Shimizu was appointed as part of a sweeping reshuffle at the Bank of Japan, becoming one of a team of six executives responsible for running the central Bank’s daily operations.

She joined the Bank of Japan in 1987, taking up roles in the financial markets division and foreign exchange operations, and was general manager for Europe and chief representative in London between 2016 and 2018.

Women make up 47% of the Central Bank’s workforce but only 13% of senior managerial posts and just 20% of expert positions dealing with legal affairs, payment systems and banknotes, according to the Bank’s data.

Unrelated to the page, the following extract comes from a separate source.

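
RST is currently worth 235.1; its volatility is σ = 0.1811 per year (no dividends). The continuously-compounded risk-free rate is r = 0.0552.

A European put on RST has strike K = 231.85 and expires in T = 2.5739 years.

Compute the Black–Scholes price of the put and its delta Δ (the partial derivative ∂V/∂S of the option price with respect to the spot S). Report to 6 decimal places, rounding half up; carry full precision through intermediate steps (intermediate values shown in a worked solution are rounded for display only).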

Women have been represented on its policy board — the highest decision-making body responsible for setting monetary policy —since it was established in 1998. But only one of the board’s nine members is a woman, and the Bank has never had a woman governor, unlike the Federal Reserve or European Central Bank.

Over the past decade, demographic challenges and the growing number of women in higher education has slowly begun to change Japan’s male-dominated management structures.

But while women account for 51% of the Japanese population, according to 2018 World Bank data, the country is ranked 121 out of 153 countries in the World Economic Forum’s latest global gender gap index.

The country also ranks at the bottom among the G7 countries for gender equality, according to the WEF, despite Prime Minister Shinzo Abe’s pledge to empower working women through a policy called “womenomics.”